Peço desculpas ao meu corpo

Enviado por / FontePor Mariana Belmont, do UOL

Hoje eu queria sinceramente pedir perdão ao meu corpo, que não está aguentando mais. Me sinto em um cansaço extremo. Mesmo tentando dormir bastante, não consigo. Acordo e durmo cansada. Desculpe.

Não me lembro de fazer isso, de olhar para o meu corpo com compaixão, com cuidado e percebê-lo adoecendo com a decisão de muitas horas de trabalho, de continuar pisando na dor, toda uma queixa para depois que se resolvesse um mundo que não se resolveu.

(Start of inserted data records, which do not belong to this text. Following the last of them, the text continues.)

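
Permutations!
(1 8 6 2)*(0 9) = (0 9)(1 8 6 2) = [9, 8, 1, 3, 4, 5, 2, 7, 6, 0]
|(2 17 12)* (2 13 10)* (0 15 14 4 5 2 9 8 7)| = 13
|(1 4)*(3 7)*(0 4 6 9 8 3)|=|(0 4 1 6 9 8 3 7)|=8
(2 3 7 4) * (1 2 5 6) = [0, 2, 3, 7, 5, 6, 1, 4] = (1 2 3 7 4 5 6)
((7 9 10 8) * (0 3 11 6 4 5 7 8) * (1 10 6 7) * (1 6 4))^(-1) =(0 10 1 6 5 4 9 7 11 3) =[10, 6, 2, 0, 9, 4, 5, 11, 8, 7, 1, 3]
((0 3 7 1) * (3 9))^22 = (0 3 1 9 7) = [3, 9, 2, 1, 4, 5, 6, 0, 8, 7]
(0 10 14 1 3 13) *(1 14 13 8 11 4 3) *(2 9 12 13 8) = (14)(0 10 8 11 4 3 2 9 12 13) = [10, 1, 9, 2, 3, 5, 6, 7, 11, 12, 8, 4, 13, 0, 14]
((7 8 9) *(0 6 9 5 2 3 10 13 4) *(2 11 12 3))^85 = (0 6 9 7 8 5 11 12 3 10 13 4) = [6, 1, 2, 10, 0, 11, 9, 8, 5, 7, 13, 12, 3, 4]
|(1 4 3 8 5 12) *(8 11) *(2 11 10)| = 9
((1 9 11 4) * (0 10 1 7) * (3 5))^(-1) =(0 7 4 11 9 1 10)(3 5) =[7, 10, 2, 5, 11, 3, 6, 4, 8, 1, 0, 9]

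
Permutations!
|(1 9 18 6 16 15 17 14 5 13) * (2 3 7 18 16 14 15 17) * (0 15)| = 14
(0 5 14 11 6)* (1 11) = (0 5 14 1 11 6) = [5, 11, 2, 3, 4, 14, 0, 7, 8, 9, 10, 6, 12, 13, 1]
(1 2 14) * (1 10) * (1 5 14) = [0, 2, 1, 3, 4, 14, 6, 7, 8, 9, 5, 11, 12, 13, 10] = (1 2)(5 14 10)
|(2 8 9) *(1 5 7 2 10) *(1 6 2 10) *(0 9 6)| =|(0 9 1 5 7 10)(2 8 6)| =6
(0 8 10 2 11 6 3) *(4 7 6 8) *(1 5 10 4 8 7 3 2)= (0 8 4 3)(1 5 10)(2 11 7 6)= [8, 5, 11, 0, 3, 10, 2, 6, 4, 9, 1, 7]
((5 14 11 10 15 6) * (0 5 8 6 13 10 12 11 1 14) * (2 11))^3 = (15)(0 5)(1 14)(6 8) = [5, 14, 2, 3, 4, 0, 8, 7, 6, 9, 10, 11, 12, 13, 1, 15]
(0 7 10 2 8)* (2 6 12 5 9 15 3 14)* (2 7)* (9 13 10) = (0 2 8)(3 14 7 9 15)(5 13 10 6 12) = [2, 1, 8, 14, 4, 13, 12, 9, 0, 15, 6, 11, 5, 10, 7, 3]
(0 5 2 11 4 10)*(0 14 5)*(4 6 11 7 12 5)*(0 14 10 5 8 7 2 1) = (0 14 4 5 1)(6 11)(7 12 8) = [14, 0, 2, 3, 5, 1, 11, 12, 7, 9, 10, 6, 8, 13, 4]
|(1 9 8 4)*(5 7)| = 4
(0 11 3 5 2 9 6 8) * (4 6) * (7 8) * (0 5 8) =(0 11 3 8 5 2 9 4 6 7) =[11, 1, 9, 8, 6, 2, 7, 0, 5, 4, 10, 3]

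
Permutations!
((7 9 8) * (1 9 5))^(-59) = (1 9 8 7 5) = [0, 9, 2, 3, 4, 1, 6, 5, 7, 8]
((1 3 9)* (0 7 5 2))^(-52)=(1 9 3)=[0, 9, 2, 1, 4, 5, 6, 7, 8, 3]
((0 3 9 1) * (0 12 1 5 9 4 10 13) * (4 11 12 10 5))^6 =(0 13 10 1 12 11 3) =[13, 12, 2, 0, 4, 5, 6, 7, 8, 9, 1, 3, 11, 10]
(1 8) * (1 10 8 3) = (1 3)(8 10) = [0, 3, 2, 1, 4, 5, 6, 7, 10, 9, 8]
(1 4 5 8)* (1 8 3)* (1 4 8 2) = [0, 8, 1, 4, 5, 3, 6, 7, 2] = (1 8 2)(3 4 5)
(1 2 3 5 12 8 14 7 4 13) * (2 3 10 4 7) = [0, 3, 10, 5, 13, 12, 6, 7, 14, 9, 4, 11, 8, 1, 2] = (1 3 5 12 8 14 2 10 4 13)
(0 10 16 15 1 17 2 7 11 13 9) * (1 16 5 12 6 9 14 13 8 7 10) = (0 1 17 2 10 5 12 6 9)(7 11 8)(13 14)(15 16) = [1, 17, 10, 3, 4, 12, 9, 11, 7, 0, 5, 8, 6, 14, 13, 16, 15, 2]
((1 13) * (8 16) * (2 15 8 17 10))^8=(2 8 17)(10 15 16)=[0, 1, 8, 3, 4, 5, 6, 7, 17, 9, 15, 11, 12, 13, 14, 16, 10, 2]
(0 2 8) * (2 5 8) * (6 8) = [5, 1, 2, 3, 4, 6, 8, 7, 0] = (0 5 6 8)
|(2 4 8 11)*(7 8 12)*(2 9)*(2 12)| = |(2 4)(7 8 11 9 12)| = 10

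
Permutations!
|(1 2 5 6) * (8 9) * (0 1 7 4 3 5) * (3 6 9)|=|(0 1 2)(3 5 9 8)(4 6 7)|=12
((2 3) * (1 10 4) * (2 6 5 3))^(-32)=(1 10 4)(3 6 5)=[0, 10, 2, 6, 1, 3, 5, 7, 8, 9, 4]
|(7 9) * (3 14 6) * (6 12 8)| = 10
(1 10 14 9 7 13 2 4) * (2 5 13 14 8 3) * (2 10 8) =(1 8 3 10 2 4)(5 13)(7 14 9) =[0, 8, 4, 10, 1, 13, 6, 14, 3, 7, 2, 11, 12, 5, 9]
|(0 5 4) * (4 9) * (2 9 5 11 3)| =|(0 11 3 2 9 4)| =6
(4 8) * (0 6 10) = (0 6 10)(4 8) = [6, 1, 2, 3, 8, 5, 10, 7, 4, 9, 0]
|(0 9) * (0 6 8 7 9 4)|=|(0 4)(6 8 7 9)|=4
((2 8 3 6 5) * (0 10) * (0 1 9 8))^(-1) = [2, 10, 5, 8, 4, 6, 3, 7, 9, 1, 0] = (0 2 5 6 3 8 9 1 10)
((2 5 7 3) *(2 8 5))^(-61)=(3 7 5 8)=[0, 1, 2, 7, 4, 8, 6, 5, 3]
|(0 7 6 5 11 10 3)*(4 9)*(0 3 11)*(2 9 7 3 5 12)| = 6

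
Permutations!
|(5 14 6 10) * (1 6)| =5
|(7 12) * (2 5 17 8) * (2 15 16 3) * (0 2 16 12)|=|(0 2 5 17 8 15 12 7)(3 16)|=8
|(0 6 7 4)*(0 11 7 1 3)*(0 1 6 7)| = 4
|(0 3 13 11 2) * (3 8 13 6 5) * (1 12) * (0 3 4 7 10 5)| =|(0 8 13 11 2 3 6)(1 12)(4 7 10 5)| =28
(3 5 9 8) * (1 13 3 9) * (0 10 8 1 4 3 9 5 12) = [10, 13, 2, 12, 3, 4, 6, 7, 5, 1, 8, 11, 0, 9] = (0 10 8 5 4 3 12)(1 13 9)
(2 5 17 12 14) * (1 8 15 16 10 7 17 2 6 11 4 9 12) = (1 8 15 16 10 7 17)(2 5)(4 9 12 14 6 11) = [0, 8, 5, 3, 9, 2, 11, 17, 15, 12, 7, 4, 14, 13, 6, 16, 10, 1]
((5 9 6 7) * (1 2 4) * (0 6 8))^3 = (0 5)(6 9)(7 8) = [5, 1, 2, 3, 4, 0, 9, 8, 7, 6]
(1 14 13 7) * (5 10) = (1 14 13 7)(5 10) = [0, 14, 2, 3, 4, 10, 6, 1, 8, 9, 5, 11, 12, 7, 13]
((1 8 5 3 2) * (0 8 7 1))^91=(0 8 5 3 2)(1 7)=[8, 7, 0, 2, 4, 3, 6, 1, 5]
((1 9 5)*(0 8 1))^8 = (0 9 8 5 1) = [9, 0, 2, 3, 4, 1, 6, 7, 5, 8]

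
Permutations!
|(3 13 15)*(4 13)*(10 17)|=|(3 4 13 15)(10 17)|=4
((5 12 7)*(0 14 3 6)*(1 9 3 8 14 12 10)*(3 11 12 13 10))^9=(0 3 7 11 1 13 6 5 12 9 10)(8 14)=[3, 13, 2, 7, 4, 12, 5, 11, 14, 10, 0, 1, 9, 6, 8]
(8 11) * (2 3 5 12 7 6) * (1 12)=(1 12 7 6 2 3 5)(8 11)=[0, 12, 3, 5, 4, 1, 2, 6, 11, 9, 10, 8, 7]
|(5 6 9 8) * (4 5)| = |(4 5 6 9 8)| = 5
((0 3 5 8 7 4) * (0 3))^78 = (3 7 5 4 8) = [0, 1, 2, 7, 8, 4, 6, 5, 3]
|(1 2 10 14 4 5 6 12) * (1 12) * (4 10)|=|(1 2 4 5 6)(10 14)|=10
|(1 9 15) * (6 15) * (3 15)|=|(1 9 6 3 15)|=5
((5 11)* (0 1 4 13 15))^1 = (0 1 4 13 15)(5 11) = [1, 4, 2, 3, 13, 11, 6, 7, 8, 9, 10, 5, 12, 15, 14, 0]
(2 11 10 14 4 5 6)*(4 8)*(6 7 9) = [0, 1, 11, 3, 5, 7, 2, 9, 4, 6, 14, 10, 12, 13, 8] = (2 11 10 14 8 4 5 7 9 6)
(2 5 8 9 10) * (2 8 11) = (2 5 11)(8 9 10) = [0, 1, 5, 3, 4, 11, 6, 7, 9, 10, 8, 2]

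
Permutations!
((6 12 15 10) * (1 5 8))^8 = [0, 8, 2, 3, 4, 1, 6, 7, 5, 9, 10, 11, 12, 13, 14, 15] = (15)(1 8 5)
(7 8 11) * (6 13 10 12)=[0, 1, 2, 3, 4, 5, 13, 8, 11, 9, 12, 7, 6, 10]=(6 13 10 12)(7 8 11)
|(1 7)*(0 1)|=3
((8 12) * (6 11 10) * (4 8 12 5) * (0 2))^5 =(12)(0 2)(4 5 8)(6 10 11) =[2, 1, 0, 3, 5, 8, 10, 7, 4, 9, 11, 6, 12]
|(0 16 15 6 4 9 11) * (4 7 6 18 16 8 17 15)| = 18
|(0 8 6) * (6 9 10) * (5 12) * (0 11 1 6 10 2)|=12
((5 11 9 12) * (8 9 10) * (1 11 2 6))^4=(1 9 6 8 2 10 5 11 12)=[0, 9, 10, 3, 4, 11, 8, 7, 2, 6, 5, 12, 1]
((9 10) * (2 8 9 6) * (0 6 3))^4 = [9, 1, 3, 8, 4, 5, 10, 7, 0, 6, 2] = (0 9 6 10 2 3 8)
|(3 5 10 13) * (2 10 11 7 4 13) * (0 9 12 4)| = |(0 9 12 4 13 3 5 11 7)(2 10)| = 18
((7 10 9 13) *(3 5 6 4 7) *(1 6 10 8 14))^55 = [0, 6, 2, 3, 7, 5, 4, 8, 14, 9, 10, 11, 12, 13, 1] = (1 6 4 7 8 14)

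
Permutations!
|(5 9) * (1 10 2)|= |(1 10 2)(5 9)|= 6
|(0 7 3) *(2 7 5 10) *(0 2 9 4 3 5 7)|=8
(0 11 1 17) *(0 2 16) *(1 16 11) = (0 1 17 2 11 16) = [1, 17, 11, 3, 4, 5, 6, 7, 8, 9, 10, 16, 12, 13, 14, 15, 0, 2]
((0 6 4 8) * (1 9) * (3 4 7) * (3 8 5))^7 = (0 8 7 6)(1 9)(3 4 5) = [8, 9, 2, 4, 5, 3, 0, 6, 7, 1]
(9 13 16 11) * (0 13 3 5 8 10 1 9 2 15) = [13, 9, 15, 5, 4, 8, 6, 7, 10, 3, 1, 2, 12, 16, 14, 0, 11] = (0 13 16 11 2 15)(1 9 3 5 8 10)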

E veja, eu realmente acho que fui bem disciplinada com ele, faço exercício físico todos os dias, sim. Eu sou uma mulher gorda que faz funcional todos os dias, santa Fernanda minha personal. Eu odeio, sério, mas eu gosto e não troco. A única coisa que não deixei de fazer e trocar por trabalho.

Outro dia vi um post sobre autocuidado escrito pela querida Lua Barros e ela listou várias possibilidades de se cuidar. Uma em especial me pegou, fiz bastante nos últimos meses, mas não tanto como deveria e como deveria. Entre momentos de abismo, poço profundo de sentimentos e emoções, com a vida particular que corre dentro e a vida política que atravessou todas as vidas. Me chamou atenção na lista da Lua que “Autocuidado é estabelecer limites”.

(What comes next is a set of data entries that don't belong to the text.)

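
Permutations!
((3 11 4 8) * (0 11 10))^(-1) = (0 10 3 8 4 11) = [10, 1, 2, 8, 11, 5, 6, 7, 4, 9, 3, 0]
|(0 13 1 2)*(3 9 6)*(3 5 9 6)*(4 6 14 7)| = 28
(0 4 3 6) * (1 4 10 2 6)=(0 10 2 6)(1 4 3)=[10, 4, 6, 1, 3, 5, 0, 7, 8, 9, 2]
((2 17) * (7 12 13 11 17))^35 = (2 17 11 13 12 7) = [0, 1, 17, 3, 4, 5, 6, 2, 8, 9, 10, 13, 7, 12, 14, 15, 16, 11]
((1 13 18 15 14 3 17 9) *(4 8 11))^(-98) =(1 17 14 18)(3 15 13 9)(4 8 11) =[0, 17, 2, 15, 8, 5, 6, 7, 11, 3, 10, 4, 12, 9, 18, 13, 16, 14, 1]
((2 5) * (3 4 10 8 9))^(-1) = (2 5)(3 9 8 10 4) = [0, 1, 5, 9, 3, 2, 6, 7, 10, 8, 4]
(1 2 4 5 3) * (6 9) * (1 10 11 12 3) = (1 2 4 5)(3 10 11 12)(6 9) = [0, 2, 4, 10, 5, 1, 9, 7, 8, 6, 11, 12, 3]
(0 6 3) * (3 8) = (0 6 8 3) = [6, 1, 2, 0, 4, 5, 8, 7, 3]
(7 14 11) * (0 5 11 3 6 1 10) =(0 5 11 7 14 3 6 1 10) =[5, 10, 2, 6, 4, 11, 1, 14, 8, 9, 0, 7, 12, 13, 3]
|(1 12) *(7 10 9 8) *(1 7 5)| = |(1 12 7 10 9 8 5)| = 7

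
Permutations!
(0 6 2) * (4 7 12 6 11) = [11, 1, 0, 3, 7, 5, 2, 12, 8, 9, 10, 4, 6] = (0 11 4 7 12 6 2)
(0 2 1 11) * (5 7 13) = (0 2 1 11)(5 7 13) = [2, 11, 1, 3, 4, 7, 6, 13, 8, 9, 10, 0, 12, 5]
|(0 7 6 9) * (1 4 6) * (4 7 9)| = 2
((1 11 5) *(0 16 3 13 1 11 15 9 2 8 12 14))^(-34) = (0 14 12 8 2 9 15 1 13 3 16) = [14, 13, 9, 16, 4, 5, 6, 7, 2, 15, 10, 11, 8, 3, 12, 1, 0]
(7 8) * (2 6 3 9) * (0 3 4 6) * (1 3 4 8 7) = (0 4 6 8 1 3 9 2) = [4, 3, 0, 9, 6, 5, 8, 7, 1, 2]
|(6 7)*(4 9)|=|(4 9)(6 7)|=2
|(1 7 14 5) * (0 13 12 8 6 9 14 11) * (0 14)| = 30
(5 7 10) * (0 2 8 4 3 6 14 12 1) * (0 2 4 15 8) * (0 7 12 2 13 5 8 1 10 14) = (0 4 3 6)(1 13 5 12 10 8 15)(2 7 14) = [4, 13, 7, 6, 3, 12, 0, 14, 15, 9, 8, 11, 10, 5, 2, 1]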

Estabeleci meus limites. Fortaleci a minha vida com quem me queria perto. Estabeleci meus limites, das relações que não me faziam inteira. Resolvi estabelecer como e quando estar perto de cada pessoa que me fazia deitar no chão em posição fetal. E deixar as dores de ódio e tristeza se estabelecerem no meu corpo.

Mas na prática é difícil demais. Soltar a mão e dizer não.

Em 2022, que ainda não acabou, eu morri e ressuscitei em mim algumas vezes. Sozinha em choros profundos de solidão e perdida dentro de mim, dentro de mim que sou uma floresta confusa de muitos biomas. Ah, a poesia das palavras que nos ajudam a avaliar o caminhar.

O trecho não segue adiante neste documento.